Quel attentat injustifié et d’ordre international, fut pour nous telle qu’une bombe dans une fête. La frayeur et la stupeur gagnèrent toute la population, tellement le coup était inattendu .Pour justifier cet acte, les autorités françaises prétendent que S.A. était pour l’Axe. A l’appui de cette assertion, on cite les décorations données à certaines personnalités allemandes et italiennes. S.A. sollicitée directement a refusé malgré toutes sortes de propos irrespectueux à son égard, et les menaces proférées contre lui et ses ministres .Mais le Résident général, M.Estéva, fort du traité du protectorat l’a obligé à décorer les germano-italiens.   

Si S.A était libre dans tous ses agissements sa politique aurait été franchement pour les Alliés.
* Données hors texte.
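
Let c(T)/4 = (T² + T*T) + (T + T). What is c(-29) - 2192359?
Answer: -2185863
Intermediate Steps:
c(T) = 8*T + 8*T² (c(T) = 4*((T² + T*T) + (T + T)) = 4*((T² + T²) + 2*T) = 4*(2*T² + 2*T) = 4*(2*T + 2*T²) = 8*T + 8*T²)
c(-29) - 2192359 = 8*(-29)*(1 - 29) - 2192359 = 8*(-29)*(-28) - 2192359 = 6496 - 2192359 = -2185863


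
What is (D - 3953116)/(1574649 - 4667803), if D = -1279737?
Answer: 5232853/3093154 ≈ 1.6918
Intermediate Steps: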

La meilleure preuve en est que malgré l’insistance du Résident Général auprès d’elle pour qu’elle scella le décret de révocation du Général Barre, comme ministre de la guerre de la Tunisie, et le décret de la main-d’œuvre obligatoire pour les tunisiens, elle les a rejetées.
Une catégorie de tunisiens parmi les habitants de la campagne a servi les intérêts de l’Axe de différentes façons. Nous avons été tous à regretter cet acte. Main la faute ne leur incombe pas. Elle incombe aux autorités du Protectorat.
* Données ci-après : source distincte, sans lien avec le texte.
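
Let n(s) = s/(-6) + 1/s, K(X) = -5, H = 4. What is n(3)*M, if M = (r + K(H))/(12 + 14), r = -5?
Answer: 5/78 ≈ 0.064103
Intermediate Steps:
M = -5/13 (M = (-5 - 5)/(12 + 14) = -10/26 = -10*1/26 = -5/13 ≈ -0.38462)
n(s) = 1/s - s/6 (n(s) = s*(-1/6) + 1/s = -s/6 + 1/s = 1/s - s/6)
n(3)*M = (1/3 - 1/6*3)*(-5/13) = (1/3 - 1/2)*(-5/13) = -1/6*(-5/13) = 5/78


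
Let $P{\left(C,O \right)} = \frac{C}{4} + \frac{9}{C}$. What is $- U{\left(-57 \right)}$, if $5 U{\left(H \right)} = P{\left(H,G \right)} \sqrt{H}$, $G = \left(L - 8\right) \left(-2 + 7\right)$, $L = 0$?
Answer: $\frac{219 i \sqrt{57}}{76} \approx 21.755 i$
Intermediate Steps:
$G = -40$ ($G = \left(0 - 8\right) \left(-2 + 7\right) = \left(-8\right) 5 = -40$)
$P{\left(C,O \right)} = \frac{9}{C} + \frac{C}{4}$ ($P{\left(C,O \right)} = C \frac{1}{4} + \frac{9}{C} = \frac{C}{4} + \frac{9}{C} = \frac{9}{C} + \frac{C}{4}$)
$U{\left(H \right)} = \frac{\sqrt{H} \left(\frac{9}{H} + \frac{H}{4}\right)}{5}$ ($U{\left(H \right)} = \frac{\left(\frac{9}{H} + \frac{H}{4}\right) \sqrt{H}}{5} = \frac{\sqrt{H} \left(\frac{9}{H} + \frac{H}{4}\right)}{5}$)
$- U{\left(-57 \right)} = - \frac{36 + \left(-57\right)^{2}}{20 i \sqrt{57}} = - \frac{- \frac{i \sqrt{57}}{57} \left(36 + 3249\right)}{20} = - \frac{- \frac{i \sqrt{57}}{57} \cdot 3285}{20} = - \frac{\left(-219\right) i \sqrt{57}}{76} = \frac{219 i \sqrt{57}}{76}$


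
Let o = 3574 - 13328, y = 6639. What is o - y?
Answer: -16393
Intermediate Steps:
o = -9754
o - y = -9754 - 1*6639 = -9754 - 6639 = -16393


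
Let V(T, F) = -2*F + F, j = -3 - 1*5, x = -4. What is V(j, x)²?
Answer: 16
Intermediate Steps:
j = -8 (j = -3 - 5 = -8)
V(T, F) = -F
V(j, x)² = (-1*(-4))² = 4² = 16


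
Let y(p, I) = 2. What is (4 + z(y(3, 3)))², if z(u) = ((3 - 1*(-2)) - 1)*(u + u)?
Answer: 400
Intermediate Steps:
z(u) = 8*u (z(u) = ((3 + 2) - 1)*(2*u) = (5 - 1)*(2*u) = 4*(2*u) = 8*u)
(4 + z(y(3, 3)))² = (4 + 8*2)² = (4 + 16)² = 20² = 400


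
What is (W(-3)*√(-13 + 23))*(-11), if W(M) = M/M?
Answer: -11*√10 ≈ -34.785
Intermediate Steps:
W(M) = 1
(W(-3)*√(-13 + 23))*(-11) = (1*√(-13 + 23))*(-11) = (1*√10)*(-11) = √10*(-11) = -11*√10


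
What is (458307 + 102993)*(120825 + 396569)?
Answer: 290413252200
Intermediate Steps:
(458307 + 102993)*(120825 + 396569) = 561300*517394 = 290413252200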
En effet, ce sont des gens qui n’avaient jamais été instruits, qui étaient affamés et nus, et que la propagande officielle depuis l’Armistice a entièrement acquis à l’Axe, en leur répétant que les germano-italiens étaient venus au secours des faibles, tandis que les Anglo–saxons étaient pour le capitalisme et l’asservissement des petites nations. Ces gens affamés et nus étaient attirés par les différents appâts, tels que argent, nourriture, vêtements tout donnés par les Allemands et volés par eux aussi bien aux colons  français qu’aux colons tunisiens.
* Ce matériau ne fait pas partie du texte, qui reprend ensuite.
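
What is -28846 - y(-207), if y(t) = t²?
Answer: -71695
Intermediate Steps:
-28846 - y(-207) = -28846 - 1*(-207)² = -28846 - 1*42849 = -28846 - 42849 = -71695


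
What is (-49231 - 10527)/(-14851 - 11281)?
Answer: 29879/13066 ≈ 2.2868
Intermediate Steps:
(-49231 - 10527)/(-14851 - 11281) = -59758/(-26132) = -59758*(-1/26132) = 29879/13066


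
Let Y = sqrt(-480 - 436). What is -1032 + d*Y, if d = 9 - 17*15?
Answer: -1032 - 492*I*sqrt(229) ≈ -1032.0 - 7445.3*I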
Vous convenez, Monsieur le Président, que  dans tous les pays, des gens se trouvant dans la même situation que ces tunisiens, agiraient de la même façon.  D’ailleurs toutes les personnes de cette catégorie qui se sont rendues coupables d’actes hostiles à l’égard des Alliés, ont été immédiatement passées par les armes. Aussi leur attitude inamicale a-t-elle été justement et suffisamment punie ; elle ne saurait donc justifier ni cette vague de vengeance  des autorités occupantes à l’égard de tout un peuple, ni à l’instauration d’une politique hostile dont nous commençons à voir se manifester les premiers indices .Si cette politique continuait, elle nous aliènerait entièrement les sympathies du peuple tunisien qui ,malgré tous ces malentendus, voulus peut être pour creuser entre lui et les américains un certain fossé, continue à avoir la conviction que votre mission dans ce pays ,c’est de le délivrer de l’oppression et d’aider à son émancipation morale , intellectuelle et politique.

Autant nous avons confiance dans votre victoire finale sur le fascisme et le nazisme, autant nous avons confiance dans votre sens supérieur de l’équité et de la justice. C’est pourquoi nous osons espérer que vous voudriez bien intervenir pour que les torts faits aussi bien au peuple tunisien qu’à son Souverain, soient rapidement réparés.
Veuillez agréer, Monsieur le Président, l’expression de mes sentiments distingués.

Abdelaziz Thaalbi
Président de la Commission Exécutive du Parti Libéral Destourien Tunisien
Documents de l’année 1943,appartenant au président H.Bourguiba et classés aux archives du PSD,
comme documents sur l’histoire du mouvement national tunisien.